Alla fine, i suggerimenti che più sembrano indicati, i migliori antidoti, sembrano proprio quelli dettati dal buon senso che Gheno esplicitamente vuole offrire senza timore di farli passare come ovvietà. In primis considerare che la comunicazione scritta mediata dalle tecnologie non è mai un tipo di comunicazione strettamente privata. Per quanto ci possa sembrare tale (magari perché originata da un messaggio uno-a-uno) non lo è mai fino in fondo, per non parlare dei social che fanno della condivisione a un pubblico più o meno allargato la loro stessa natura. Una foto, un testo, una reazione inviata tramite computer o smartphone sono contenuti digitali che possono essere ritrasmessi, replicati, modificati e diffusi nello spazio e nel tempo ben al di là delle nostre intenzioni. Questa necessaria considerazione, che troppo spesso sfugge agli utenti, dovrebbe indurci a porre il giusto livello di attenzione a ciò che comunichiamo e come lo comunichiamo. Se in privato, offline, tra conoscenti, è sbagliato auto-censurarsi, né ha senso perseguire una mistica dell’infallibilità linguistica, tanto più che è dagli errori e dalle correzioni che ci vengono mosse che possiamo imparare, quando, invece, siamo online serve più attenzione al contesto e agli interlocutori, tenendo sempre a mente che le tracce che lasciamo possano poi viaggiare a nostra insaputa e senza il nostro controllo e ripresentarsi chissà quando in futuro.

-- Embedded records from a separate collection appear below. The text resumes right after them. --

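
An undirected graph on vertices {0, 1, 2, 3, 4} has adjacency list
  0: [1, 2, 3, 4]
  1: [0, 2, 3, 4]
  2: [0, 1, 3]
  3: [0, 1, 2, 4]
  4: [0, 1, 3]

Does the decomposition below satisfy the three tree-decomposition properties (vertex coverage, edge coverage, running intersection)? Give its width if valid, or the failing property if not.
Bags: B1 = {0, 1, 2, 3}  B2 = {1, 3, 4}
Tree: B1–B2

A tree decomposition must satisfy three properties: every vertex lies in some bag; for every edge, both endpoints lie together in some bag; and for every vertex, the bags containing it form a connected subtree. Here edge (0,4) lies in no bag, so the decomposition is invalid.

No — edge (0,4) lies in no bag.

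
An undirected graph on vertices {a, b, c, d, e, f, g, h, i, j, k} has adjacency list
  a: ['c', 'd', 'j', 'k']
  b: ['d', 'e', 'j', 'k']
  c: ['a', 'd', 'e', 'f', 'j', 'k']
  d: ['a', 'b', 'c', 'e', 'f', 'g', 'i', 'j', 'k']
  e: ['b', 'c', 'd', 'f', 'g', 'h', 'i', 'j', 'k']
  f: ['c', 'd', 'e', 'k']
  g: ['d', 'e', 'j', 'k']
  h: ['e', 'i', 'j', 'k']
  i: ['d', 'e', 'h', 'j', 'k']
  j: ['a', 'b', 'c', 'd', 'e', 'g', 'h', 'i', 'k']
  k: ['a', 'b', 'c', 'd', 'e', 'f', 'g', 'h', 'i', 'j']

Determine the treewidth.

A width-4 tree decomposition is:
Bags: B1 = {c, d, e, j, k}  B2 = {d, e, i, j, k}  B3 = {a, c, d, j, k}  B4 = {c, d, e, f, k}  B5 = {d, e, g, j, k}  B6 = {e, h, i, j, k}  B7 = {b, d, e, j, k}
Tree: B1–B2, B1–B3, B1–B4, B2–B5, B2–B6, B1–B7
Every bag has size at most 5, so the width is 5 − 1 = 4 and tw(G) ≤ 4. For the lower bound, the 5 vertices {d, e, g, j, k} are pairwise adjacent, and any tree decomposition puts a clique entirely inside one bag — forcing width ≥ 4. Therefore the treewidth is 4.

4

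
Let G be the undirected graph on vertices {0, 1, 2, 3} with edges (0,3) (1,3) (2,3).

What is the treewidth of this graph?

1

A width-1 tree decomposition is:
Bags: B1 = {2, 3}  B2 = {0, 3}  B3 = {1, 3}
Tree: B1–B2, B1–B3
The largest bag has 2 vertices, giving width 1; this decomposition certifies tw(G) ≤ 1. G has an edge, so its treewidth is at least 1. Hence tw(G) = 1 exactly.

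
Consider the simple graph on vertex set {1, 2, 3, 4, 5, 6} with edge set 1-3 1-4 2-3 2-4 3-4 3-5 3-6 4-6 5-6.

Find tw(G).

2

A width-2 tree decomposition is:
Bags: B1 = {1, 3, 4}  B2 = {2, 3, 4}  B3 = {3, 4, 6}  B4 = {3, 5, 6}
Tree: B1–B2, B2–B3, B3–B4
The largest bag has 3 vertices, giving width 2; this decomposition certifies tw(G) ≤ 2. For the lower bound, the 3 vertices {1, 3, 4} are pairwise adjacent, and any tree decomposition puts a clique entirely inside one bag — forcing width ≥ 2. The upper and lower bounds meet at 2, so that is the treewidth.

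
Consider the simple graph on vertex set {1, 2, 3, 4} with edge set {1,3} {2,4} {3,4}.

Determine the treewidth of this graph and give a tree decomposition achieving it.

Treewidth 1.
One optimal decomposition is:
Bags: B1 = {1, 3}  B2 = {3, 4}  B3 = {2, 4}
Tree: B1–B2, B2–B3

Each bag holds 2 vertices, so the decomposition has width 1, which upper-bounds the treewidth. Since G has at least one edge (e.g. 3–1), it is not an edgeless graph, so tw(G) ≥ 1. Hence tw(G) = 1 exactly.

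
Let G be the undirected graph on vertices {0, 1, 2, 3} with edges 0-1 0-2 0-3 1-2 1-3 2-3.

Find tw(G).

3

A width-3 tree decomposition is:
Bags: B1 = {0, 1, 2, 3}
Tree: (single bag)
With just one bag of size 4, the width is 4 − 1 = 3, so tw(G) ≤ 3. For the lower bound, the 4 vertices {0, 1, 2, 3} are pairwise adjacent, and any tree decomposition puts a clique entirely inside one bag — forcing width ≥ 3. Hence tw(G) = 3 exactly.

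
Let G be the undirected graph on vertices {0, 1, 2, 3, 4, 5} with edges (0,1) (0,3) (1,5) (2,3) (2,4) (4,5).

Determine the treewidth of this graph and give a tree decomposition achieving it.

Treewidth 2.
One such decomposition:
Bags: B1 = {0, 1, 5}  B2 = {0, 4, 5}  B3 = {0, 2, 4}  B4 = {0, 2, 3}
Tree: B1–B2, B2–B3, B3–B4

Every bag has size at most 3, so the width is 3 − 1 = 2 and tw(G) ≤ 2. The edges 0–1–5–4–2–3–0 form a cycle, so G is not a tree and its treewidth is at least 2. Hence tw(G) = 2 exactly.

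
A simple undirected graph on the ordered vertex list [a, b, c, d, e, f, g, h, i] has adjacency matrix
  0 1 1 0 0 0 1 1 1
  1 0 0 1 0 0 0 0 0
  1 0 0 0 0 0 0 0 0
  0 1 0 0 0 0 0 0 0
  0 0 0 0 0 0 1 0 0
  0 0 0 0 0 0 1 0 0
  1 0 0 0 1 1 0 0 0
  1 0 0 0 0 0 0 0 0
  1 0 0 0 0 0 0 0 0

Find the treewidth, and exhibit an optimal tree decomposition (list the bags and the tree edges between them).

Every bag has size at most 2, so the width is 2 − 1 = 1 and tw(G) ≤ 1. Since G has at least one edge (e.g. a–b), it is not an edgeless graph, so tw(G) ≥ 1. Therefore the treewidth is 1.

Treewidth 1.
One such decomposition:
Bags: B1 = {a, b}  B2 = {a, i}  B3 = {a, g}  B4 = {f, g}  B5 = {a, h}  B6 = {b, d}  B7 = {e, g}  B8 = {a, c}
Tree: B1–B2, B2–B3, B3–B4, B2–B5, B1–B6, B4–B7, B5–B8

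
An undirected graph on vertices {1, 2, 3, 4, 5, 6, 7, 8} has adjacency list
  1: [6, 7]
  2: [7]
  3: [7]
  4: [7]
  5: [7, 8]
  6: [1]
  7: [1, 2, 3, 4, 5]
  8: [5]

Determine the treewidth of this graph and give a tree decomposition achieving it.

Every bag has size at most 2, so the width is 2 − 1 = 1 and tw(G) ≤ 1. G has an edge, so its treewidth is at least 1. Combining the bounds, tw(G) = 1.

Treewidth 1.
Bags: B1 = {5, 7}  B2 = {1, 7}  B3 = {4, 7}  B4 = {2, 7}  B5 = {3, 7}  B6 = {1, 6}  B7 = {5, 8}
Tree: B1–B2, B2–B3, B3–B4, B4–B5, B2–B6, B1–B7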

L’altro aspetto che quasi sempre ci condiziona negativamente è la sensazione di mancanza di tempo, quella fretta di mettere nero su bianco la comunicazione, la risposta, la replica o reazione, quando invece di tempo a disposizione per comunicare ne abbiamo molto più di quanto siamo portati a pensare ed è quasi sempre bene attendere, rallentare, far sedimentare, maturare e riflettere. D’altronde la rete si è storicamente strutturata su modalità di comunicazione asincrona e solo negli ultimi tempi si è imposta come prevalente quella sincrona che ci spinge alla reazione immediata e poco meditata. Si può in questo modo riscoprire anche il valore del silenzio e della pausa che sono comunque una possibilità, a volte la più indicata di fronte a certe discussioni. Se l’algoritmo detesta il silenzio e la piattaforma ci induce a intervenire, per noi umani invece il silenzio e l’astenerci dal dare sfogo alla polemica possono essere utili amici di cui non privarci. Non si deve diventare ipersensibili su qualsiasi cosa, sentirsi “triggerati”, cioè accesi, turbati, da singole parole o argomenti che, per un motivo o per l’altro, non riusciamo ad affrontare in maniera serena, sentendoci chiamati a intervenire e ingarbugliarci in discussioni che spesso scaturiscono dal nulla oppure dal nostro bisogno di apparire.